- The Washington Times - Monday, June 28, 2004

Refusing to cross a union picket line, Democratic presidential hopeful Sen. John Kerry bowed out of a speech yesterday at the U.S. Conference of Mayors meeting in Boston.

“I don’t cross picket lines,” the Massachusetts Democrat told reporters Sunday night. “I never have.”

Though applauded by protesting members of the police and firefighters union, the decision was condemned by some Democrats and Republicans.

“It’s not a leadership move,” said Detroit Mayor Kwame Kilpatrick, a Democrat who hails from a city accustomed to labor disputes.

The union has spent four days picketing the conference as part of its dispute with the Boston mayor.

Mr. Kerry’s decision to acquiesce to union demands sets the stage for a showdown at the Democratic convention next month where the same police and firefighters unions have vowed to protest unless the city agrees to a pay raise.

The police union is demanding a 16 percent pay raise over four years and has refused to accept the 11.9 percent offered by the city. When the police contract expired in July 2002, officers earned an average of $79,000 per year. Union members want “what every other union has,” said Jim Barry, legislative agent for the 1,400-member Boston Police Patrolmen’s Association.

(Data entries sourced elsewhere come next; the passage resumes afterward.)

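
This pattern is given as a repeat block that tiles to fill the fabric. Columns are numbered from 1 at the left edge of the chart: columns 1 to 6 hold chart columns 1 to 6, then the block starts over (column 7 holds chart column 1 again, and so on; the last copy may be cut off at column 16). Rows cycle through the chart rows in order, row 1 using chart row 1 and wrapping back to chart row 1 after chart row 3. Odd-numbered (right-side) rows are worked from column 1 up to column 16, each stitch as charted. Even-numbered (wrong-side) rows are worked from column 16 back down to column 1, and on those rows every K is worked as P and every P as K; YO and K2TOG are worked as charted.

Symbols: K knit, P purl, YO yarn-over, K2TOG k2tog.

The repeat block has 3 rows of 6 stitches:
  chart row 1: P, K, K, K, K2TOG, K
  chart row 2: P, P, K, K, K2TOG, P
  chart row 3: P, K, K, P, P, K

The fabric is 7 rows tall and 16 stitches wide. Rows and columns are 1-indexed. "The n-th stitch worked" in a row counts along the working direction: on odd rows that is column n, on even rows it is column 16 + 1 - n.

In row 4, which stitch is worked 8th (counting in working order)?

Result:
P

Derivation:
Row 4: (4-1) mod 3 = 0, so use chart row 1. Even row -> WS.
Chart row 1 tiled across columns 1-16: P K K K K2TOG K P K K K K2TOG K P K K K
WS: work from column 16 back to column 1 (reverse the tiled row), swapping K<->P (YO and K2TOG unchanged).
Row 4 as worked: P P P K P K2TOG P P P K P K2TOG P P P K
Counting 8 along the worked row gives P.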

The city’s police union is a largely Republican organization and has a tradition of creating havoc for Democratic politicians who traditionally enjoy cozy relations with labor.

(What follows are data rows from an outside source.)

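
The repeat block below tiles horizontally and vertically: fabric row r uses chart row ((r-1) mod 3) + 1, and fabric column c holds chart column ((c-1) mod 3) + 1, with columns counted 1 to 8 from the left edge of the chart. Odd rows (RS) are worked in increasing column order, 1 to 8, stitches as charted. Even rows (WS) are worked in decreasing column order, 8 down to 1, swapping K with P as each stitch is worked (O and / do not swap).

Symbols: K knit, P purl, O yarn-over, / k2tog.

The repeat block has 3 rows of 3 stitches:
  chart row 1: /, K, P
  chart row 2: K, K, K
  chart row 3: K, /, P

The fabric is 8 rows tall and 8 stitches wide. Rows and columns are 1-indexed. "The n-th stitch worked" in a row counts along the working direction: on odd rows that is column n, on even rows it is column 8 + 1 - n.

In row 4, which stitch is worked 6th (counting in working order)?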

In 1988, the last time a Democrat from Massachusetts ran against a President Bush, the association endorsed Mr. Bush’s father against then-Gov. Michael S. Dukakis. The message was clear: Boston police thought their hometown boy was soft on crime.

That’s not to say the union is out to ruin Mr. Kerry. Though it has endorsed Republican challengers in the past, the union endorsed Mr. Kerry in his tight 1996 Senate race against then-Gov. William F. Weld, who was scorned for privatizing thousands of jobs during his term.

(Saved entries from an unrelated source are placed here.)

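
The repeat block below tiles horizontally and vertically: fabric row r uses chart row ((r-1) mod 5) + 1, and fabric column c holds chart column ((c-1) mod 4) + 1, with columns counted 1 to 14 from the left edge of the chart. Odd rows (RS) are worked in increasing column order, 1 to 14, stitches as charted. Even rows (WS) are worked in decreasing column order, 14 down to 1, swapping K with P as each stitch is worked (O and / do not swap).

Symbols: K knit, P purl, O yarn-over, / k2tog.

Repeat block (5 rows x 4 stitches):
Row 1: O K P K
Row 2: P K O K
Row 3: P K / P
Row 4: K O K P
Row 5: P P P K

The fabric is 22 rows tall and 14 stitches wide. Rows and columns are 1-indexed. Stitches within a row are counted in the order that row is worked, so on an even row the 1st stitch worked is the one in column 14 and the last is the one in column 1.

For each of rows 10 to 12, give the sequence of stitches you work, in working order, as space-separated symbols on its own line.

== ROWS AS WORKED ==
K K P K K K P K K K P K K K
O K P K O K P K O K P K O K
P K P O P K P O P K P O P K

Derivation:
Row 10: chart row 5, WS - tiled (columns 1-14): P P P K P P P K P P P K P P; work from column 14 back to 1 with K<->P swapped.
Row 11: chart row 1, RS - tile across columns 1-14 and work as-is.
Row 12: chart row 2, WS - tiled (columns 1-14): P K O K P K O K P K O K P K; work from column 14 back to 1 with K<->P swapped.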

At this week’s gathering of 200 mayors from around the country, Mr. Kerry was replaced by Massachusetts Gov. Mitt Romney, a Republican and nettlesome foe who recently called on Mr. Kerry to relinquish his Senate seat for missing so many votes during the past year.

Mr. Romney took the opportunity to tweak Mr. Kerry for the bind he was in.

“Executive leadership requires tough decision-making, and that’s true whether you’re a mayor, a governor or the president of the United States,” said Romney spokesman Eric Fehrnstrom.

Mr. Kerry’s withdrawal also caused headaches for Democrats, namely Boston Mayor Thomas Menino, a Democrat who had urged Mr. Kerry to stick with his scheduled appearance.

“I would think that he would come and talk to the mayors who are making a difference in America every day, who are on the front lines of the issues that face working people,” said Mr. Menino, who also blamed the union pickets.

“I’m very disappointed,” he said. “They should open the picket lines and let John Kerry in so that he can make the speech.”

Mr. Kilpatrick told the Boston Globe he was “extremely disappointed” and “leaning toward being angry” over the decision.

“Mayors are here from all over the country,” Mr. Kilpatrick said. “If we don’t get that message [from Kerry], how are we going to take it back to our constituents? We can’t just be anti-Bush. I would hope that he’d reconsider. To mobilize voters in our city, we have to hear directly from Kerry.”

This article is based in part on wire service reports.